Preliminary runs show that the new system may be cutting total travel distances by some 12 percent, and empty flights by 21 percent.
Since 2007, operations research and information engineering (ORIE) master's students have worked with Ornge, the nonprofit organization that provides medical transport for Ontario, to help improve the logistics of their service. Now a full-fledged system is in final testing phases and being rolled out for routine use.
Former graduate student Tim Carnes and ORIE professors David Shmoys and Shane Henderson have worked together in advising the M.Eng. medical transport projects. The Ornge project lead is Dr. Russell MacDonald, medical director for research and development and an associate professor at the University of Toronto.
After an early Cornell project focused on the basing of helicopters to be dispatched for emergencies, work shifted to the daily task of scheduling non-emergency medical transport planned for the following day. On an average day, Ornge flies or drives more than 10,000 miles to transport patients, and each year Ornge transports more than 20,000 patients.
The Flight Planning Optimization Tool developed by ORIE in partnership with Ornge uses operations research modeling as the basis for developing daily schedules from financial and aviation data. Doing so involves solving a challenging optimization problem: to find the best routes for aircraft, some of which can carry two patients, escorts or family members, and to determine the sequence of pickups and drop-offs along the way.
Before the tool was developed, flight planners developed routes, relying on software that identified the cheapest aircraft for a specific route. Test runs of the new approach, using more than 30 sample days of historical data, reduced total travel distance by 12 percent and reduced the number of flight legs with no patients on board ("empty legs") by 21 percent, according to Mahvareh Ahghari, project supervisor at Ornge.
Using results from an M.Eng. project that supplied proof of concept, Carnes first redeveloped the code to make it run quickly.
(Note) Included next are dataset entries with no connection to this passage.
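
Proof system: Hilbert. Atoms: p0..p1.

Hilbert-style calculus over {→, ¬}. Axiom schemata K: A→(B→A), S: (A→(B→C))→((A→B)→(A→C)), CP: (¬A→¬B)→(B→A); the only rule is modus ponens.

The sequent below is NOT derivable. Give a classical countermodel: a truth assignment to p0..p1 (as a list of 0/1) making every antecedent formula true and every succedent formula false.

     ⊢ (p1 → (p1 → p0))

Truth-table refutation:
  v=00: Γ:[] Δ:[(p1 → (p1 → p0))=T] refutes=False
  v=01: Γ:[] Δ:[(p1 → (p1 → p0))=F] refutes=True  ← countermodel

Result: [0, 1]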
He came up with a way to enumerate possible routes to efficiently construct an auxiliary optimization problem that can be solved, using commercial software, to obtain the desired optimal schedule.
"This made it conceivable for the first time to compute solutions to the scheduling problem that Ornge faces daily," Henderson said.
A follow-up M.Eng. project refined the cost data, after which computer science Ph.D. student Alex Fix added features to make the system more realistic (such as avoiding the transport of multiple patients when one of them is infectious) for putting the system into production at the Ornge headquarters near Toronto.
Carnes, who graduated in 2010 and is now a postdoctoral fellow at Massachusetts Institute of Technology, incorporated some of the results of his work with Ornge in his Cornell Ph.D. thesis.
Mark Eisner is a retired senior lecturer and part-time communications associate with the School of Operations Research and Information Engineering.